Minnie Orton Sackett

Maud Theresa Parker

Ely and Minnie Parker's only child was born August 14, 1878 in Fairfield, Connecticut. Her given name was Maud Theresa, but Ely also called her Ah-weh-ee-yo, which in Seneca means "Beautiful Flower." Yet there was nothing Seneca about her upbringing. Maud was baptized into the Episcopal Church and educated at St. Mary's boarding school in New York City. She never visited Tonawanda, and because her mother was white, Maud could never be enrolled as a member of the Seneca Nation.

Maud Parker
Maud Parker

All descriptions and photographs of Maud paint the portrait of an unusually beautiful child. She was fair of skin, had dark wavy hair, and had her mother's "brilliant" eyes, but she had her father's energy and spirit. Bernard Van Rensselaer was impressed with the fifteen-year-old he met in 1893; Maud was on vacation with her parents in Pawling, New York, and Van Rensselaer said the child simply loved to run: "She was as fast as a deer!

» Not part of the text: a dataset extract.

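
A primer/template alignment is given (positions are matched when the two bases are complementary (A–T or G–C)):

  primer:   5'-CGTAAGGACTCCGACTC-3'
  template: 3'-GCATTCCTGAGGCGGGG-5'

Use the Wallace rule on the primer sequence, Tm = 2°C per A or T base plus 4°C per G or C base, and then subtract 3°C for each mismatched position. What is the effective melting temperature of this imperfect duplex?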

The hotel we stayed at had a lovely park with pavement all around it and the kids ran races. Maud could beat all of them, including the boys. Kids teased her saying that she could run so well because she was an Indian -- and then she would stomp her feet and say, "I'm a real American and the only one here." Maud was very intense, excitable, and Ely Parker was very cute with her, he would quiet her down."

Not much is known about Maud Parker's adult years. Sometime around the turn of the century, she was married to Arthur Bullard, and moved to his hometown of Wayland, Massachusetts. A few years later, Minnie Parker joined them, living with the couple until her death in 1932.